In such cases, us personal injury lawyers often get involved and do some investigating on our own. Much like Sherlock Holmes in the days of old, we have to hit the streets and look for clues and witnesses. I can’t reveal all of Goldfinger Personal Injury Law’s secrets, but I can tell you that sometimes what a good lawyer has to do isn’t all that glamorous and isn’t what you’d expect. There’s a lot of door knocking, cold calling, and getting your hands dirty to get the facts and evidence needed in order to build a successful injury case.

Lots of clients tell me that their accidents were caught on surveillace footage. We see this in car accident cases on 400 series Highways. Clients believe that their accidents are caught on the traffic tape. We also see this in slip and fall cases where clients believe that their accident was caught on the security cameras. This can also happen in assault cases where clients believe that the assault might have been caught on tape. In most cases, the accidents are not caught on film. Sometimes, the cameras are just there for show and to deter wrong doing. Often, these cameras aren’t even connected, or just don’t record. On occassions when the film is running, it’s often blurry, or the accident took place out of frame/camera. While some film is certainly more helpful than no film, if the incident isn’t caught on tape, it’s back to the traditional ways of collecting evidence in personal injury cases.

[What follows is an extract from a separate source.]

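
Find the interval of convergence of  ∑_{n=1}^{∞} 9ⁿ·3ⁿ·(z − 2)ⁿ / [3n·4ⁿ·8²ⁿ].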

I would also like to share with you a quick experience of a very special client of mine. Let’s call my client Mr. X. Mr. X had a Judgment against him. The Judgment was from an out of town jurisdiction. And when I mean out of town, I mean it was a Porter flight away. The Plaintiff wanted to bring Mr. X in to their own town for what’s called a Judgment-Debtor Examination to determine the extent of Mr. X’s assets and his ability to re-pay the Judgment. Mr. X didn’t have the financial means to travel far away for the Examination. He called the Court and asked why the Examination had to take place in the Plaintiff’s jurisdiction, and not his own. The Court basically told him to leave them alone, and to attend at the Examination in their jurisdiction or else there would be chance he’d be found in contempt and perhaps have to do jail time.

Our office knew that the Court was wrong in compelling him to attend an Examination outside of his jurisdiction. One call from Goldfinger Law, and the Court acknowledged their error, and has agreed to suspend the Examination. The Court is now making the Plaintiff bring the Examination in Mr. X’s jurisdiction; saving him the time and expense of a flight. Just goes to show that the Court does make mistakes and a call from your lawyer to get to the bottom of things never hurts.

Have a safe Labour Day Long Weekend. Drive Save and don’t drink or boat and drive!